Medusa may be used as a standalone console for novel imaging systems, yet it also integrates easily with most commercial scanners to augment functionality and the number of RF and gradient channels. Only a 10 MHz clock reference (REFCLK) and start-of-TR logic signal (MSYNC) are required to keep Medusa synchronized for tandem operation with a host scanner. This same MSYNC trigger mechanism can also be used to precisely discipline Medusa's pulse sequence execution from an external device such as a cardiac or respiratory monitoring unit. In both cases, Medusa's inputs and outputs are synchronized to the host to within 20 ns, and can then be used for generic channel expansion, or to monitor or control auxiliary hardware such as for guidewire current monitoring or RF ablation.
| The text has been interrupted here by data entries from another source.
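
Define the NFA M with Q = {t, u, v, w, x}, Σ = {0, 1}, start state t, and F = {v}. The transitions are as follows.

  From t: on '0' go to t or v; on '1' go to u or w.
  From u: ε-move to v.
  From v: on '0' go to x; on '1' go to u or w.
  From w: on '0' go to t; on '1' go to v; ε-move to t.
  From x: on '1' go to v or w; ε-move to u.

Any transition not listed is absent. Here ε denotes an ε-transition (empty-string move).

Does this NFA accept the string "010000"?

Yes

Start in {t}.
Read '0': t→{t, v}; now {t, v}.
Read '1': t→{u, w}, v→{u, w}; union {u, w}; ε-closure = {t, u, v, w}.
Read '0': t→{t, v}, u→∅, v→{x}, w→{t}; union {t, v, x}; ε-closure = {t, u, v, x}.
Read '0': t→{t, v}, u→∅, v→{x}, x→∅; union {t, v, x}; ε-closure = {t, u, v, x}.
Read '0': t→{t, v}, u→∅, v→{x}, x→∅; union {t, v, x}; ε-closure = {t, u, v, x}.
Read '0': t→{t, v}, u→∅, v→{x}, x→∅; union {t, v, x}; ε-closure = {t, u, v, x}.
The final set {t, u, v, x} contains the accepting state v.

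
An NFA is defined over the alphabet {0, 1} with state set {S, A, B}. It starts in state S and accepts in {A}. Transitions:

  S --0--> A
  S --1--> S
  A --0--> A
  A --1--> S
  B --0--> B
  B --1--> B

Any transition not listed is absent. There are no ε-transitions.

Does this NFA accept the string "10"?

Start in {S}.
Read '1': S→{S}; now {S}.
Read '0': S→{A}; now {A}.
The final set {A} contains the accepting state A.

Yes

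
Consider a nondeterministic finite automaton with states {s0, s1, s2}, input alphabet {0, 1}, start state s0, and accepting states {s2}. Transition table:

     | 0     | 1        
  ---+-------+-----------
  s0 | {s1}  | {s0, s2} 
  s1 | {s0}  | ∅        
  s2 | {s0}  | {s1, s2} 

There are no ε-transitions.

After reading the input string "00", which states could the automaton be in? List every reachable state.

Start in {s0}.
Read '0': s0→{s1}; now {s1}.
Read '0': s1→{s0}; now {s0}.

{s0}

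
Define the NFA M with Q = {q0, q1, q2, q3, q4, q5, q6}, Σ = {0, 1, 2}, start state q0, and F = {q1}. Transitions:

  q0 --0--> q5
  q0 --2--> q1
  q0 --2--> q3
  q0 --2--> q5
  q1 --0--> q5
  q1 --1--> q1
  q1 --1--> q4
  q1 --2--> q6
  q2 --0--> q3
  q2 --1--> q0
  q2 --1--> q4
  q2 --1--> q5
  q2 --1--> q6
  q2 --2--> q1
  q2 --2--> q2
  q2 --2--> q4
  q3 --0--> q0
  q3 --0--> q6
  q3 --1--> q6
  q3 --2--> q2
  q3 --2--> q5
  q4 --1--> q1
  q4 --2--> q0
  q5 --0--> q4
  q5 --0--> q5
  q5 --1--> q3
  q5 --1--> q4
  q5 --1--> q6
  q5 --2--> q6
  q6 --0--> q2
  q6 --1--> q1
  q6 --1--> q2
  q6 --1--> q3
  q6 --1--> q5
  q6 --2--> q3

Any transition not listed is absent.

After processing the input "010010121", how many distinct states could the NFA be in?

7

Start in {q0}.
Read '0': q0→{q5}; now {q5}.
Read '1': q5→{q3, q4, q6}; now {q3, q4, q6}.
Read '0': q3→{q0, q6}, q4→∅, q6→{q2}; now {q0, q2, q6}.
Read '0': q0→{q5}, q2→{q3}, q6→{q2}; now {q2, q3, q5}.
Read '1': q2→{q0, q4, q5, q6}, q3→{q6}, q5→{q3, q4, q6}; now {q0, q3, q4, q5, q6}.
Read '0': q0→{q5}, q3→{q0, q6}, q4→∅, q5→{q4, q5}, q6→{q2}; now {q0, q2, q4, q5, q6}.
Read '1': q0→∅, q2→{q0, q4, q5, q6}, q4→{q1}, q5→{q3, q4, q6}, q6→{q1, q2, q3, q5}; now {q0, q1, q2, q3, q4, q5, q6}.
Read '2': q0→{q1, q3, q5}, q1→{q6}, q2→{q1, q2, q4}, q3→{q2, q5}, q4→{q0}, q5→{q6}, q6→{q3}; now {q0, q1, q2, q3, q4, q5, q6}.
Read '1': q0→∅, q1→{q1, q4}, q2→{q0, q4, q5, q6}, q3→{q6}, q4→{q1}, q5→{q3, q4, q6}, q6→{q1, q2, q3, q5}; now {q0, q1, q2, q3, q4, q5, q6}.
That set has 7 states.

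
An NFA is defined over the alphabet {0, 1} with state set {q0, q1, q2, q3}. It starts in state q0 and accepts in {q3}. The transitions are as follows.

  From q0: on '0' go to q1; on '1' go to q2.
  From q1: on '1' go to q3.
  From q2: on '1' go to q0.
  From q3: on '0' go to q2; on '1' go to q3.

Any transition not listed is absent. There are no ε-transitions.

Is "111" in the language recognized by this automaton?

Start in {q0}.
Read '1': {q0} → {q2}.
Read '1': {q2} → {q0}.
Read '1': {q0} → {q2}.
The final set {q2} contains no accepting state.

No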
When Medusa interacts with live subjects, exceptional care must be taken to ensure that SAR and other physiological safety limits are obeyed. As with commercial scanners, combining pulse sequence safety modeling, monitoring, and hardware interlocks is advisable. One approach to enhancing MR safety in an experimental setting is to use amplifiers which are physically incapable of exceeding safety limits, or are failsafe protected against it at the hardware level. For example, we may use 1 kW RF amplifiers yet with time-average RF power limited to 100 W by the dc power supply.
Thus far, 11 second-generation Medusa systems have been constructed. Demonstrating flexibility and versatilty in application, Medusa has played a key role in a variety of imaging experiments from Pre-polarized MRI, magnetic particle imaging [22] , and Overhauser-enhanced MRI [31] . Medusa has also enabled parallel transmit research in predistortion methods [24] and Cartesian feedback for RF power amplifier linearization [27] , [28] , and impedance characterization of RF amplifiers [23] and coils [25] . Finally, Medusa is used for interventional research addressing therapeutic RF ablation [30] as well as MR guidewire safety through reverse polarization imaging [26] and active current cancellation [29] .
V. CONCLUSION
MRI systems research has trended to higher channel counts in receiver, transmitter and gradient/shim subsystems. The rapid prototyping and implementation of novel MRI hardware concepts demands a flexible, scalable, open architecture. We have demonstrated Medusa, a highly scalable MR console architecture based on digital synthesizer, digital receiver and gradient building blocks networked by a USB 2.0 transport layer. The Medusa architecture is extensively reconfigurable to synthesize a variety of medical/scientific instruments. To date, 11 Medusa consoles have been built in various configurations to serve diverse research applications including prepolarized and real-time MRI, parallel transmit system development, and magnetic particle imaging.